This past Thursday our art class took a field trip to Bonwire and the Ntonso Adinkra Village. Bonwire is the main production center of Kente Cloth, a traditional Asante textile which is weaved in long strips that are many times later sewed together into one large piece. We are weaving our own mini-kente cloths on small frame looms for our art class, but this was our first experience seeing how real kente is weaved. The looms they use are large floor looms with two foot pedals that make the weaving a lot faster and easier. After our own slow manual work it was quite amazing to see just how fast these weavers are able to complete their strips. It is still tedious work, but much aided by the complexity of the pulley system on the loom.
We then drove to a second kente center, still in Bonwire. This was a dual weaving center and selling hub. It was very similar to the art markets we encountered in Accra–people at your side every minute trying to selling you something for a ‘good price.’ Once we got inside the building it wasn’t quite as bad, though the merchants would stick their heads in the window (they weren’t allowed in) and ask us to please come outside and look at their goods. There were some really beautiful cloths there though. All the seniors in our group got long strips to wear at graduation over their gowns.
After finally shaking off all the sellers (they even climbed onto the bus with us!) we made our way to Ntonso, the village renown for its adinkra cloth. Adinkra is a print textile that means ‘farewell.’ More specifically it is an Asante word that can be broken down into Adi which means ‘a departure’ and nkra which means ‘message.’ The cloth is traditionally worn for funerals, and it is printed with symbols that are thought to take a message to the dead or to carry forth this message from the deceased. A black cloth symbolizes sorrow and a red cloth symbolizes anger at an unjust death. There are many different symbols, all with proverbial meanings that are then printed in black ink on these cloths.

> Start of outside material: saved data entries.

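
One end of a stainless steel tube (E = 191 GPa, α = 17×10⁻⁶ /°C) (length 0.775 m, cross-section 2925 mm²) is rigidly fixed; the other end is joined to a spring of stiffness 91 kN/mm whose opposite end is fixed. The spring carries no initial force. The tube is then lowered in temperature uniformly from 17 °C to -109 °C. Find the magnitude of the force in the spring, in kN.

Free thermal contraction: δ_free = αΔT L = 17×10⁻⁶ × 126 × 775 = 1.66 mm.
With a force P in the spring, the elastic change of the tube is PL/(AE) and that of the spring is P/k; compatibility requires their sum to equal δ_free.
P [ L/(AE) + 1/k ] = δ_free → P [ 775/(2925×191×10³) + 1/(91×10³) ] = 1.66.
P = 1.66 / 1.238×10⁻⁵ = 134100 N.

P ≈ 134 kN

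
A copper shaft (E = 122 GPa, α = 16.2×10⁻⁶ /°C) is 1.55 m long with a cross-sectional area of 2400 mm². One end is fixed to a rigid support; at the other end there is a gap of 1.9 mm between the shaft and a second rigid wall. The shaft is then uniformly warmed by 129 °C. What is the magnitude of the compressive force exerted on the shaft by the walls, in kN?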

We first walked through the village first to see where the dye is made. The dye is made from the bark of the badie tree. The bark is pounded into a pulp manually using giant wooden pestle as big as a tree branch. We actually got to try doing this–we each pounded for about 30 seconds and after that time (in the full heat of the sun) I think I can confidently say we admire those who perform this 8 or so hour process of breaking down the bark. After pounding the bark is boiled for several days and treated until it becomes a glistening, thick black fluid.
After seeing this process we made our way back to the center building that we began at and learned how to carve our own stamps. The stamps are traditionally made out of calabashes, which are otherwise used as gourds for palm wine in the West African tradition. One of the workers cut us each a small square into which we sketched and then carved out whichever symbol we chose. It was a tedious process because you had to carve in such a way that you left the right parts of your design raised. It was definitely rewarding though.
And that’s where we ended for the day. After a lively oral quiz on what we had learned that day given to us by David, our teacher for the day, we all piled on the bus and went back to the guest house. We will be returning on Monday to use our stamps to print our own cloth.